Macromolecules, Vol.40, No.9, 3277-3286, 2007
Weakly segregated smectic C lamellar clusters in blends of rods and rod-coil block copolymers
The morphology arising from the self-assembly of pi-conjugated poly(diethylhexyloxy-p-phenylenevinylene) rod homopolymers (PPV) and poly(diethylhexyloxy-p-phenylenevinylene)-polystyrene (PPV-PS) rod-coil block copolymers is described. Two PPV-PS block copolymers, one with low rod volume fraction (similar to 17%) and the other with high volume fraction (similar to 50%), were synthesized by convergent anionic polymerization and atom transfer radical polymerization, respectively. In the first case, given the low volume fraction of the rod block, the pure asymmetrical rod-coil block copolymer formed an isotropic homogeneous phase. However, ordered clusters of alternating PS and PPV domains with characteristic length of the order of several micrometers appeared when PPV rod homopolymers were blended to the PS-PPV diblock. Furthermore, the long-range order of the clusters as well as their volume fraction could be greatly increased when the symmetric rod-coil PPV-PS was blended to PPV homopolymer. Tomographic reconstruction from transmission electron micrographs allowed demonstrating that the clusters were organized in lamellar phase with well-defined width for both the intercalated PS and PPV domains, while wide-angle X-ray scattering showed that within the PPV domains the PPV blocks and PPV homopolymer rods were closely packed. The study of the spacing widths of the PPV and PS domains showed that clusters are organized in a smectic C configuration with large tilt angles of the rods (54 degrees) and stretching of the coil blocks which is typical of weakly segregated block copolymers organized in a lamellar phase.
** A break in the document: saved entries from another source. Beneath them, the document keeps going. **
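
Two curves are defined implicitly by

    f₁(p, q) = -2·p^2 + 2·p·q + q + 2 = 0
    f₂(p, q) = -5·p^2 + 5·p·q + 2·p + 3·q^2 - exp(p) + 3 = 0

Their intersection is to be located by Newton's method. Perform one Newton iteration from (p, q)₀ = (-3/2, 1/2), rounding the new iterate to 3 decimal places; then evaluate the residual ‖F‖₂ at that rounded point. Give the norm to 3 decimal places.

At (-3/2, 1/2): F = (-3.500, -14.47313).
Jacobian J = [[-4·p + 2·q, 2·p + 1], [-10·p + 5·q - exp(p) + 2, 5·p + 6·q]].
At the point, J = [[7.000, -2.000], [19.27687, -4.500]] (det J = 7.05374).
Solving J·Δ = −F gives Δ = (1.871, 4.798).
Then the next iterate is (p, q)₁ = (0.371, 5.298).
Re-evaluating at (0.371, 5.298): F = (10.95383, 95.63881), so ‖F‖₂ = 96.264.

96.264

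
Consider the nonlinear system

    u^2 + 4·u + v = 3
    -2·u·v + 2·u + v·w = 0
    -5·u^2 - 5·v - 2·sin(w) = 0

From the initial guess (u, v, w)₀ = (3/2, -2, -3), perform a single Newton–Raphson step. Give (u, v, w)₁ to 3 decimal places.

At (3/2, -2, -3): F = (3.250, 15.000, -0.96776).
Jacobian J = [[2·u + 4, 1, 0], [-2·v + 2, -2·u + w, v], [-10·u, -5, -2·cos(w)]].
At the point, J = [[7.000, 1.000, 0.000], [6.000, -6.000, -2.000], [-15.000, -5.000, 1.97998]] (det J = -135.03928).
Solving J·Δ = −F gives Δ = (-0.732, 1.875, -0.322).
Then the next iterate is (u, v, w)₁ = (0.768, -0.125, -3.322).

(0.768, -0.125, -3.322)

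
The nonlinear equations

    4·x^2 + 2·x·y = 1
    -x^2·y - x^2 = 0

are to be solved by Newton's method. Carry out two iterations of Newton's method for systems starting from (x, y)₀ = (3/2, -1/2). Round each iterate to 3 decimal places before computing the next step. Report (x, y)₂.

(0.803, -0.890)

At (3/2, -1/2): F = (6.500, -1.125).
Jacobian J = [[8·x + 2·y, 2·x], [-2·x·y - 2·x, -x^2]].
At the point, J = [[11.000, 3.000], [-1.500, -2.250]] (det J = -20.250).
Solving J·Δ = −F gives Δ = (-0.556, -0.130).
Then the next iterate is (x, y)₁ = (0.944, -0.630).
Round to (0.944, -0.630) and repeat: F = (1.37510, -0.32972), J = [[6.292, 1.888], [-0.69856, -0.89114]].
Δ = (-0.141, -0.260), so (x, y)₂ = (0.803, -0.890).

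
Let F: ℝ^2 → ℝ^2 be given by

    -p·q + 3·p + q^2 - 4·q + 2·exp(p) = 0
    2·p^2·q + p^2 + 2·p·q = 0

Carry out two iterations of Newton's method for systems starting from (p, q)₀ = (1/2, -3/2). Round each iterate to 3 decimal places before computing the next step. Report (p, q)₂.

At (1/2, -3/2): F = (13.79744, -2.000).
Jacobian J = [[-q + 2·exp(p) + 3, -p + 2·q - 4], [4·p·q + 2·p + 2·q, 2·p^2 + 2·p]].
At the point, J = [[7.79744, -7.500], [-5.000, 1.500]] (det J = -25.80384).
Solving J·Δ = −F gives Δ = (0.221, 2.069).
Then the next iterate is (p, q)₁ = (0.721, 0.569).
Round to (0.721, 0.569) and repeat: F = (3.91349, 1.93192), J = [[6.54398, -3.583], [4.22100, 2.48168]].
Δ = (-0.530, 0.124), so (p, q)₂ = (0.191, 0.693).

(0.191, 0.693)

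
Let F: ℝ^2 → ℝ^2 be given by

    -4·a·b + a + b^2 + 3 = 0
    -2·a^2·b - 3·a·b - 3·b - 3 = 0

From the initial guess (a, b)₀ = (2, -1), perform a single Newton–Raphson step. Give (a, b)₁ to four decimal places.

(5.9200, 2.3600)

At (2, -1): F = (14.0000, 14.0000).
Jacobian J = [[-4·b + 1, -4·a + 2·b], [-4·a·b - 3·b, -2·a^2 - 3·a - 3]].
At the point, J = [[5.0000, -10.0000], [11.0000, -17.0000]] (det J = 25.0000).
Solving J·Δ = −F gives Δ = (3.9200, 3.3600).
Then the next iterate is (a, b)₁ = (5.9200, 2.3600).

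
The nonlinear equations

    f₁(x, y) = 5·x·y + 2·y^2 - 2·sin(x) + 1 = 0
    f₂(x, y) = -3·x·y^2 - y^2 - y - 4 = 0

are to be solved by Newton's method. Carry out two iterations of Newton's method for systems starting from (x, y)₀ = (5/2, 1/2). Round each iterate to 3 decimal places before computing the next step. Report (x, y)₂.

(-7.059, 0.035)

At (5/2, 1/2): F = (6.55306, -6.625).
Jacobian J = [[5·y - 2·cos(x), 5·x + 4·y], [-3·y^2, -6·x·y - 2·y - 1]].
At the point, J = [[4.10229, 14.500], [-0.750, -9.500]] (det J = -28.09673).
Solving J·Δ = −F gives Δ = (1.203, -0.792).
Then the next iterate is (x, y)₁ = (3.703, -0.292).
Round to (3.703, -0.292) and repeat: F = (-3.17110, -4.74046), J = [[0.23301, 17.347], [-0.25579, 6.07166]].
Δ = (-10.762, 0.327), so (x, y)₂ = (-7.059, 0.035).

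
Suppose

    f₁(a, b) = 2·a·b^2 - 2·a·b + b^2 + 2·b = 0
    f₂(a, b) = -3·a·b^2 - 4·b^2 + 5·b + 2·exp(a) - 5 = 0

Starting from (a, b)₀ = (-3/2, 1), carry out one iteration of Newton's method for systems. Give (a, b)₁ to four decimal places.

At (-3/2, 1): F = (3.0000, 0.946260).
Jacobian J = [[2·b^2 - 2·b, 4·a·b - 2·a + 2·b + 2], [-3·b^2 + 2·exp(a), -6·a·b - 8·b + 5]].
At the point, J = [[0.0000, 1.0000], [-2.553740, 6.0000]] (det J = 2.553740).
Solving J·Δ = −F gives Δ = (-6.6779, -3.0000).
Then the next iterate is (a, b)₁ = (-8.1779, -2.0000).

(-8.1779, -2.0000)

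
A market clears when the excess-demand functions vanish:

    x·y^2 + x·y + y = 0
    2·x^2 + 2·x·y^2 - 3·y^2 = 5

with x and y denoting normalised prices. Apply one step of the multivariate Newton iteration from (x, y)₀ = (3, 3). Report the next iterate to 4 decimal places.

(2.5991, 1.4459)

At (3, 3): F = (39.0000, 40.0000).
Jacobian J = [[y^2 + y, 2·x·y + x + 1], [4·x + 2·y^2, 4·x·y - 6·y]].
At the point, J = [[12.0000, 22.0000], [30.0000, 18.0000]] (det J = -444.0000).
Solving J·Δ = −F gives Δ = (-0.4009, -1.5541).
Then the next iterate is (x, y)₁ = (2.5991, 1.4459).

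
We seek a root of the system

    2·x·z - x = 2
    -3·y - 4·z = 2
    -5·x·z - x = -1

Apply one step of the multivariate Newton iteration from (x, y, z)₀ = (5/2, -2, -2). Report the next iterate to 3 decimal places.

At (5/2, -2, -2): F = (-14.500, 12.000, 23.500).
Jacobian J = [[2·z - 1, 0, 2·x], [0, -3, -4], [-5·z - 1, 0, -5·x]].
At the point, J = [[-5.000, 0.000, 5.000], [0.000, -3.000, -4.000], [9.000, 0.000, -12.500]] (det J = -52.500).
Solving J·Δ = −F gives Δ = (-3.643, 4.990, -0.743).
Then the next iterate is (x, y, z)₁ = (-1.143, 2.990, -2.743).

(-1.143, 2.990, -2.743)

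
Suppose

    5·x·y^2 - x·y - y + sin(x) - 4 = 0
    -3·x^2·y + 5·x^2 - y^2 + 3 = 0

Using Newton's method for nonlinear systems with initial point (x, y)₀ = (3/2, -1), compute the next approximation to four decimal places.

At (3/2, -1): F = (6.997495, 20.0000).
Jacobian J = [[5·y^2 - y + cos(x), 10·x·y - x - 1], [-6·x·y + 10·x, -3·x^2 - 2·y]].
At the point, J = [[6.070737, -17.5000], [24.0000, -4.7500]] (det J = 391.163998).
Solving J·Δ = −F gives Δ = (-0.8098, 0.1189).
Then the next iterate is (x, y)₁ = (0.6902, -0.8811).

(0.6902, -0.8811)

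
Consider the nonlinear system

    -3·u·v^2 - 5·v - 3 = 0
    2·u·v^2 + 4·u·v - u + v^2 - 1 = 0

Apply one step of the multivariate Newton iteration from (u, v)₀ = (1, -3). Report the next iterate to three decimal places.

(0.869, -2.118)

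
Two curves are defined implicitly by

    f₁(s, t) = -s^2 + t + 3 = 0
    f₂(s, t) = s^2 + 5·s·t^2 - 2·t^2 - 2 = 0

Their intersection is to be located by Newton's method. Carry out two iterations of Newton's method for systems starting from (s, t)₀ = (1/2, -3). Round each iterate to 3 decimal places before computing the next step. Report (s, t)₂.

(0.446, -2.801)

At (1/2, -3): F = (-0.250, 2.750).
Jacobian J = [[-2·s, 1], [2·s + 5·t^2, 10·s·t - 4·t]].
At the point, J = [[-1.000, 1.000], [46.000, -3.000]] (det J = -43.000).
Solving J·Δ = −F gives Δ = (-0.047, 0.203).
Then the next iterate is (s, t)₁ = (0.453, -2.797).
Round to (0.453, -2.797) and repeat: F = (-0.00221, 0.27836), J = [[-0.906, 1.000], [40.02205, -1.48241]].
Δ = (-0.007, -0.004), so (s, t)₂ = (0.446, -2.801).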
The stability of the rod-to-rod interaction peak at high temperatures (190 degrees C), well beyond the order-disorder transition temperature of the clusters (130 degrees C), suggests that the (i) aggregation of the rods is mediated by pi-pi interactions and (ii) the clusters are thermodynamically stable structures. The energetic driving force toward the formation of these clusters is discussed in the last part of this work.